According to the azimuth meter of the present invention, a gyroscope for detecting the angular velocity component of the earth's rotation, a rotation mechanism section for rotating the input shaft of the gyroscope at a constant angular velocity in the horizontal plane, and its rotation. An angle detector that detects the rotation angle of the gyroscope, a calculator that calculates the azimuth angle of the predetermined reference direction from the angular velocity component due to the rotation of the earth detected by the gyroscope and the rotation angle detected by the angle detector, and the gyroscope. Means for starting the calculation when the input axis of the scope coincides with the reference direction and ending the calculation for an integral number of rotations of the gyroscope are provided, and the azimuth angle of the reference direction is calculated. Therefore, if the azimuth angle is calculated by rotating the gyroscope an integral number of times, the error due to the gyrodrift that is unique to the gyroscope can be offset, and even if a gyroscope with a relatively large gyrodrift is used, the azimuth angle is high and the azimuth is inexpensive. The total is obtained.

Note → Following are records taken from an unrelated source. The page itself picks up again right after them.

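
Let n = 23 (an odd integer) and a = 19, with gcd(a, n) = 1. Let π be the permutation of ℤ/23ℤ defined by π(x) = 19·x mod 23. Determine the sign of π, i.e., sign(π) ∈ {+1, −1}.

Trace 16: π^k(16) = [16, 5, 3, 11, 2, 15, 9] for k=0..6.
Cycle type of π: 22 + 1; total 2 cycles.
sign(π) = (−1)^{n − #cycles} = (−1)^{23−2} = (−1)^21 = -1.
Check: (19/23) = -1 by Zolotarev.

-1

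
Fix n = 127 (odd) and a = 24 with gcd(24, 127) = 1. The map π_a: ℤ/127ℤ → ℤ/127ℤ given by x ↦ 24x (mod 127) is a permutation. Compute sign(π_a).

Start at x=126: 126 → 103 → 59 → 19 → 75 → 22 → 20 → … (one orbit).
Cycle lengths of π_24 on ℤ/127ℤ: [18, 18, 18, 18, 18, 18, 18, 1]; 8 cycles in total.
127 − 8 = 119 transpositions; sign(π) = (−1)^119 = -1.

-1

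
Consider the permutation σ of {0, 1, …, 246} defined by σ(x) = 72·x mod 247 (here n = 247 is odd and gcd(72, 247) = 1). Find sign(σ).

Orbit of 162 under x↦72x: [162, 55, 8, 82, 223, 1, 72]… (length divides ord_247(72)).
The orbit structure of x ↦ 72x mod 247: 9 orbits of sizes [36, 36, 36, 36, 36, 36, 18, 12, 1].
sign(π) = (−1)^{n − #cycles} = (−1)^{247−9} = (−1)^238 = +1.
Via Zolotarev, sign(π_{72}) = (72|247) = +1.

+1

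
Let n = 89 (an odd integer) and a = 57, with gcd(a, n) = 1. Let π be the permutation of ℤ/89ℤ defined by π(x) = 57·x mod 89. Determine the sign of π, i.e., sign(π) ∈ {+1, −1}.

+1

Start at x=4: 4 → 50 → 2 → 25 → 1 → 57 → 45 → … (one orbit).
Cycle type of π: 22×4 + 1; total 5 cycles.
n − c = 89 − 5 = 84; sign = (−1)^84 = +1.
The Jacobi symbol (57|89) = +1 (Zolotarev) agrees.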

[Brief description of drawings]

FIG. 1 is a perspective view of an azimuth meter according to the present invention.

FIG. 2 is a perspective view of a conventional compass.

Claims (1)

[Claims] 1. A gyroscope that detects an angular velocity component of the earth's rotation, a rotation mechanism unit that rotates an input shaft of the gyroscope at a constant angular velocity in a horizontal plane, and an angle detector that detects a rotation angle of the rotation. And a calculator unit that calculates an azimuth angle of a predetermined reference direction from the angular velocity component due to the rotation of the earth detected by the gyroscope and the rotation angle detected by the angle detector, and the input axis is the reference direction. An azimuth meter comprising means for starting the calculation when they match and ending the calculation for an integral number of rotations.